Contemporaries enthusiastically received his monuments and classified them as the highest category works of art. This evaluation has retained its power to our days. The gravestones created by Russian memorial sculptor Ivan Petrovich Martos – a masterpiece of Russian plastics.
Both early tombstones of the young Martos – Volkonskaya or Sobakina (1782) are full of tender lyrical sadness. Over time, it grows into a majestic, exalted sorrow, sounds more temperamental and deeper, although the sincerity of feeling continues to form the basis of the Martos memorial images.
One of the most perfect in the power of plastic language is the gravestone of E.S. Kurakina, executed by Martos in 1792 and intended for installation no longer in the interior, but in the open air – in the Lazarevsky necropolis. The tombstone of Kurakina belongs to Martos’ highest creative achievements in the memorial art of the 18th century. The date of execution of the monument and the names of the sons-customers – carved on the back of the high pedestal.
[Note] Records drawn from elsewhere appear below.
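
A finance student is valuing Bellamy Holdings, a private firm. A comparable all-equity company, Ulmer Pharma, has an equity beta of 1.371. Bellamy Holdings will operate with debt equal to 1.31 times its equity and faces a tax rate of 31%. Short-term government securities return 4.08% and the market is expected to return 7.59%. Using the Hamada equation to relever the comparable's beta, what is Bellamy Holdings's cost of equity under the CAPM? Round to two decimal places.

β_L = β_U × [1 + (1 − t)(D/E)] = 1.371 × [1 + (1 − 0.31) × 1.31]
    = 1.371 × [1 + 0.69 × 1.31] = 1.371 × 1.9039 = 2.6102
MRP = 7.59% − 4.08% = 3.51%
E(R) = R_f + β_L × MRP = 4.08% + 2.6102 × 3.51% = 13.24%

13.24%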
And the symbolic image of the latter is the relief on the front side of the pedestal in the form of two weeping young men in antique clothes.
Russian memorial sculptor Ivan Petrovich Martos is distinguished by the monumentalism of artistic decisions, which in general is the stylistic basis of the classicism. In his gravestones there are no fractional, crushed forms, always volumes, even on a small scale, integral and generalized.
In the 80’s. XVIII century Martos begins working with architect Charles Cameron (1730s – 1812). Creative duo of these artists gave remarkable results both in the decoration of the palace interiors of Pavlovsk and
Tsarskoe Selo, and in the solution of memorial structures.
“Monument to parents” – typical for Russian classicism architectural construction of small forms. Being an adornment of the park by its nature, the ensemble of the old necropolis, as well as many of the tombstones of this time with their secular appearance would perfectly fit the landscape of the park.
Traditionally, Martos’s memorial images seem to hide from the viewer the suffering, either with the help of a lowered head cover (S. Volkonskaya monument) or by masking a lowly inclined face with the gesture of hands pressed to it (monuments of PA Bruce, E. S. Kurakina, and “Parents”).
However, for the first time and only once the drama of human experience Martos showed openly in the white-marble tombstone of the Lazarevs. At the center of his composition is a medallion with a profile portrait of a young Lazarev, for whom this tombstone was ordered by his father Count I. Lazarev (1735-1801), the founder of the Moscow Institute of Oriental Languages.
In addition to the listed works, Martos executed a number of gravestones for many provincial cities of Russia. Among them, in particular, a grave monument to Count M. I. Platov in Novocherkassk and Baron Corfu in the cemetery
in the city of Orel.
The role of Martos in the formation and development of Russian art can not be overestimated. He created artistic masterpieces of world significance. Martos – the founder and creator of a new national type of Russian artistic tombstones of the XVIII century. It was in this genre that he achieved an exceptional force of expressiveness and plastic beauty of the image. In addition, his influence on contemporaries and artists of the next generation was extremely great.